Hye Yun Kim1,2,3, Hyunjin Vincent Kim1,2, Seonmi Jo4, C. Justin Lee4, Seon Young Choi1, Dong Jin Kim1 & YoungSoo Kim1,2
1 Center for Neuro-Medicine, Brain Science Institute, Korea Institute of Science and Technology (KIST), Hwarangno 14-gil 5, Seongbuk-gu, Seoul 136-791, Republic of Korea. 2 Biological Chemistry Program, Korea University of Science and Technology (UST), 217 Gajungro Yuseong-gu, Daegeon 305-806, Republic of Korea. 3 Research Institute, GoshenBiotech Inc., 78, Sure-ro 640beon-gil,Wabu-eup, Namyangju-si, Gyeonggi-do 472-905, Republic of Korea. 4 Center for Neuroscience, Brain Science Institute, Korea Institute of Science and Technology (KIST), Hwarangno 14-gil 5, Seongbuk-gu, Seoul 136-791, Republic of Korea.

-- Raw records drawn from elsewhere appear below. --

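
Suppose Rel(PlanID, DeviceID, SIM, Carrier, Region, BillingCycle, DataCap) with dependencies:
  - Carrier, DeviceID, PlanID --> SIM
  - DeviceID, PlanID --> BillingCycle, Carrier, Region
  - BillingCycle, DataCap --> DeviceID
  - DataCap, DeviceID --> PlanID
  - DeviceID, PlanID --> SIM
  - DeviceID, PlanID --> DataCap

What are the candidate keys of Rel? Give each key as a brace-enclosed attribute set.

Closure of {BillingCycle, DataCap} is {BillingCycle, Carrier, DataCap, DeviceID, PlanID, Region, SIM}, the whole schema; {BillingCycle, DataCap} is a candidate key.
Closure of {DataCap, DeviceID} is {BillingCycle, Carrier, DataCap, DeviceID, PlanID, Region, SIM}, the whole schema; {DataCap, DeviceID} is a candidate key.
Closure of {DeviceID, PlanID} is {BillingCycle, Carrier, DataCap, DeviceID, PlanID, Region, SIM}, the whole schema; {DeviceID, PlanID} is a candidate key.
No proper subset of any of these is a key, and no other minimal superkey exists.

{BillingCycle, DataCap}, {DataCap, DeviceID}, {DeviceID, PlanID}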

Correspondence to : Dong Jin Kim or YoungSoo Kim
Abstract
Alzheimer’s disease (AD) is characterized by the transition of amyloid-β (Aβ) monomers into toxic oligomers and plaques. Given that Aβ abnormality typically precedes the development of clinical symptoms, an agent capable of disaggregating existing Aβ aggregates may be advantageous. Here we report that a small molecule, 4-(2-hydroxyethyl)-1-piperazinepropanesulphonic acid (EPPS), binds to Aβ aggregates and converts them into monomers. The oral administration of EPPS substantially reduces hippocampus-dependent behavioural deficits, brain Aβ oligomer and plaque deposits, glial γ-aminobutyric acid (GABA) release and brain inflammation in an Aβ-overexpressing, APP/PS1 transgenic mouse model when initiated after the development of severe AD-like phenotypes. The ability of EPPS to rescue Aβ aggregation and behavioural deficits provides strong support for the view that the accumulation of Aβ is an important mechanism underlying AD.